Bedouin Trail. Anche qui silenzio totale per assistere ai volteggi acrobatici del trombone, il solista principale del brano. La coulisse disegna incroci melodici dove note vellutate scese al limite del vibrato lasciano il posto a veloci fraseggi. Eubanks si conferma uno dei grandi dello strumento, ed il suo rimarrà uno dei solo (sarebbe più corretto dire "una delle lezioni") più interessanti della serata. Un assolo contemporaneamente introspettivo, dinamico e misterioso. Sospinto dalle note basse del leader, un assolo al limite dell'apnea che spreme tutte le tonalità dello strumento. Si agganciano poi al brano anche il soprano di Potter, i rintocchi eterei di Nelson e le spazzolate di Smith per disegnare, con l'onnipresente elettrocardiogramma ritmico di Holland un'atmosfera notturna e rarefatta.
Dopo quasi due ore di concerto Holland propone Free For All, ultimo brano in scaletta, brano nuovo del loro repertorio, una vera chicca regalata all'ascolto dei presenti. L'ouverture è dello stesso leader in assolo, la scena passa poi ad un duetto di fiati e, nel finale, la percussiva esibizione del batterista che spazia dal tribale alla Fusion agganciando e rilasciando prismatiche figure ritmiche.

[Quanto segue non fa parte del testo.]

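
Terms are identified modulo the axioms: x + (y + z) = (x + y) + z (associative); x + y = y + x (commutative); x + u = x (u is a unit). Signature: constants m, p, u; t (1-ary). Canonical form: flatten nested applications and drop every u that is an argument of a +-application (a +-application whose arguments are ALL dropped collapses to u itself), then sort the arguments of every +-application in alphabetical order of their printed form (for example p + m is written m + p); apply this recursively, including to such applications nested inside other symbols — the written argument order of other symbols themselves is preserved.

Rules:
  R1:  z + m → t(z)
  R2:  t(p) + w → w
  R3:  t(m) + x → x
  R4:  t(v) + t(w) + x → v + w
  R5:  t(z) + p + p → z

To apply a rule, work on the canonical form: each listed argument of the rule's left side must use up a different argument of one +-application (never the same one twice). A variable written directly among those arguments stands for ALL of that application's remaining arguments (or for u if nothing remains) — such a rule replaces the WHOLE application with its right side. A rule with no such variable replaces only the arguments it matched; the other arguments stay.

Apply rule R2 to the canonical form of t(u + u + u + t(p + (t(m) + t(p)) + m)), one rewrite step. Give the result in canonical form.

Canonical form:  t(t(m + p + t(m) + t(p)))
Match R2:  consume t(p);  w := m + p + t(m)
The variable takes the whole remainder — replace the entire application.
Result:  t(t(m + p + t(m)))

Answer: t(t(m + p + t(m)))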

Arriviamo a due ore di concerto in un solo set, ma fortunatamente, Holland è esattamente come si è mostrato sul palco: pacato, ma anche generoso e di certo, non può restare indifferente alla richiesta del pubblico per un bis che puntualmente arriva: Dream Of The Elders, dall'album omonimo del 1995, brano del repertorio Bop del nostro. In un habitat musicalmente più rilassato, trombone e sax si distendono in liquidi fraseggi guidati da una batteria che, per la prima volta nella serata, abbandona la propria indole poliritmica per allinearsi a passaggi più metronometrici.

"Boia dehh, hanno sonao di nullaa" è stato il commento di due ragazzi livornesi seduti dietro a me a fine concerto. Commento sintetico, ma esaustivo il loro, al quale non c'è altro da aggiungere. Semplicemente speriamo di rivedere Holland e la sua band presto, magari dopo il prossimo album.

Un grazie va a Musicus Concentus e al loro eccellente lavoro di organizzazione.